On Tuesday, for instance, Reuters reported upon the operations of a hacking group known as CopyKittens, which is apparently based in Iran and has been engaged in attempted attacks that have been recorded at least up until April of this year. The Reuters report quoted IT security researchers as saying, “CopyKittens is very persistent, despite lacking technological sophistication and operational discipline.” Those researchers added that the simply tactic employed by this and other groups have occasionally been found to be effective, using directly-targeted individuals as hubs from which it can infect various other persons who potentially have access to sensitive information of interest to the Iranian government.
Some of the researchers quoted in the Reuters report were willing to specifically identify CopyKittens as “Iranian government infrastructure.” But whether independent or a direct arm of the Iranian regime, the group is not the only one of its kind to be active in recent years. The Reuters report identifies another such organization by the name of Rocket Kitten and says it “has mounted cyberattacks on high-profile political and military figures in countries near Iran as well as the United States and Venezuela” since 2014.
Iran or Iran-based hackers have been implicated in a number of other cyberattacks on Western targets, as well, some of them being more sophisticated that the simple phishing attacks launched by the likes of CopyKittens. Last year, the US Justice Department indicted seven such hackers for targeting American banks and breaking into the computer system of a dam in New York State, in a failed attempt to disrupt its operations. Others have reportedly been implicated in attacks on Saudi Aramco in 2012 and the Las Vegas Sands casino in 2014, as well as being possibly linked to an attack on Sony that was primarily attributed to North Korea.
While these incidents speak to the offensive potential for information technology development under the current Iranian regime, other stories highlight the likelihood of that development being simultaneously directed against the Iranian people. Tehran has made a familiar habit of boasting about its cybersecurity capabilities. And even though these statements are often exaggerated, they clarify the regime’s commitment to cracking down on free expression via the internet and social media. Already, major social networking sites like Facebook and Twitter are banned outright in the Islamic Republic. And although young Iranians routinely circumvent these restrictions, the country’s censorship authorities have variously tried to suggest that more comprehensive restrictions are around the corner.
A key example of these claims has to do with the notion of an isolated national internet, sometimes referred to as “halalnet,” in which only government-approved content would be accessible.
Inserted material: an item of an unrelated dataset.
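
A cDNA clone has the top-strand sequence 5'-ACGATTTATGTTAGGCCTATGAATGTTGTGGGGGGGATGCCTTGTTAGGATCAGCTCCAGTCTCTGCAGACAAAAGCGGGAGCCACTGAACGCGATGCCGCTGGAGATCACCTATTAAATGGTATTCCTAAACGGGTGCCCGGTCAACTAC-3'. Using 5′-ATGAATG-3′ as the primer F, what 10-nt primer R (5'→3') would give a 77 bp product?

The forward primer binds at positions 19–25, so a 77 bp product ends at position 19 + 77 − 1 = 95.
The reverse primer anneals to the top strand over positions 86–95, i.e. to CTGAACGCGA.
Its sequence written 5'→3' is the reverse complement: TCGCGTTCAG.

5'-TCGCGTTCAG-3'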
There is no independent evidence to suggest that the regime or its non-government affiliates have the capabilities to implement such a system, but this has not stopped government officials from talking about piecemeal steps in that direction.
An apparent example of this phenomenon emerged this past week when Iran’s Communications and Information Technology Minister Mahmoud Vaezi claimed that the popular instant messaging app Telegram would be soon be moving servers into the Islamic Republic, thereby giving the regime access to communications that were previously considered to be relatively secure.
This supposed security, including users’ ability to have communications automatically delete themselves after a set period of time, has helped to make Telegram enormously popular throughout Iran, and particularly among activists populations who use it to organized protests or to post criticisms that might otherwise be more likely to lead to arrest or harassment by the Ministry of Intelligence or the Iranian Revolutionary Guard Corps.
According to the Associated Press, Telegram CEO Pavel Durov has denied Vaezi’s claim about forthcoming Iranian servers. Iran’s internet authorities previously demanded just such a move, only to be publicly rejected by Durov. Furthermore, that demand was extended to all independent applications operating on the Iranian internet. Failure to keep Iran-based communications on local servers would lead to the government banning those services nationwide, according to officials. But as with Facebook and Twitter, it is expected that the regime lacks the capability to fully enforce such a ban.
In making its apparently false claim about local Telegram servers, the Communications Ministry may have been motivated by the desire to undermine the perceived security of the popular app, thereby encouraging a portion of the population to move away from it. But this is not to say that Telegram or any other such system is inherently safe. Dozens of administrators of popular Telegram groups were arrested in the run-up to Iranian presidential elections in May. And even following Durov’s denials about the server change, the Center for Human Rights in Iran continued to criticize his company over the possible use of content delivery networks inside the country, which could allow regime authorities to obstruct local material, albeit probably without the ability to decrypt it.
Of course, as the tech industry in Iran grows, so will the ability of the regime or its defenders to overcome the security features of independent applications and websites. But at the same time, the industry’s growth is largely being driven by a young population that is known for being pro-Western and pro-democracy, and thus eager to use their own know-how in order to counter ever-growing restrictions. In this sense, cybersecurity is sure to remain at least as much of a battleground within Iran as it is in between Iran and its foreign adversaries.